Just another National taking advantage of the contractor and billing the client for a service they Aren't paying you for....


----------



## GTX63 (Apr 12, 2012)

That about says it. We used to reply to stupidy like that with "refer to previous bids".


----------



## STARBABY (Apr 12, 2012)

garylaps said:


> broom swept condition include cleaning the refrig.? I was just told to "return to property at your expense" to clean a refrig. I bid to clean... I don't know how they will like the pics of me sweeping out the refrig...What about the dirty stove, toilet ect.. Cleaning products water and scrubbing sounds like a sales clean to me. What's your take? Am I wrong?

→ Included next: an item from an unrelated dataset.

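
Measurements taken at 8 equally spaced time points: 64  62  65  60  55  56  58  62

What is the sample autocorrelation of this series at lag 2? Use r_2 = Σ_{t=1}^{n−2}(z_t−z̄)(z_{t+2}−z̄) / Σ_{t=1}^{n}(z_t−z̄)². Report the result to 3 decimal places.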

sounds like the brothers BS!


----------



## Splinterpicker (Apr 18, 2012)

garylaps said:


> broom swept condition include cleaning the refrig.? I was just told to "return to property at your expense" to clean a refrig. I bid to clean... I don't know how they will like the pics of me sweeping out the refrig...What about the dirty stove, toilet ect.. Cleaning products water and scrubbing sounds like a sales clean to me. What's your take? Am I wrong?


What does it say in their directions and who is the national ?? I have found it better to use a shop vac for the broom sweeping of carpets.


----------



## JDRM (Apr 16, 2012)

Splinterpicker said:


> What does it say in their directions and who is the national ?? I have found it better to use a shop vac for the broom sweeping of carpets.


That is borderline sales clean also, vacuuming.......


----------



## BamaPPC (May 7, 2012)

I've been told that cleaning the toilets and fridge is supposed to be part of the BSC. But, I've also been told that BSC does not include the use of rags, cleaners, ect. So, when we get to a fridge, if it has a small amount of rotten food, we clear the inside of any debris and bid to wipe down the inside using cleaners, rags, ect. 

Now, if there is a large quantity of rotten food, we take pictures of the inside and remove the fridge as an uncleanable h/h due to maggots. The maggots get into the areas behind the inner shell. Places like the freezer fan, or the ice machine. Well, we can't take it apart to clean it and that's the only way you're going to get all the maggots. So, it's got to go.


----------



## STARBABY (Apr 12, 2012)

BamaPPC said:


> I've been told that cleaning the toilets and fridge is supposed to be part of the BSC. But, I've also been told that BSC does not include the use of rags, cleaners, ect. So, when we get to a fridge, if it has a small amount of rotten food, we clear the inside of any debris and bid to wipe down the inside using cleaners, rags, ect.
> 
> Now, if there is a large quantity of rotten food, we take pictures of the inside and remove the fridge as an uncleanable h/h due to maggots. The maggots get into the areas behind the inner shell. Places like the freezer fan, or the ice machine. Well, we can't take it apart to clean it and that's the only way you're going to get all the maggots. So, it's got to go.


 
how I handle most fridges! i`m not being paid enough to clean so if they need more than just wiped down it`s removed!


----------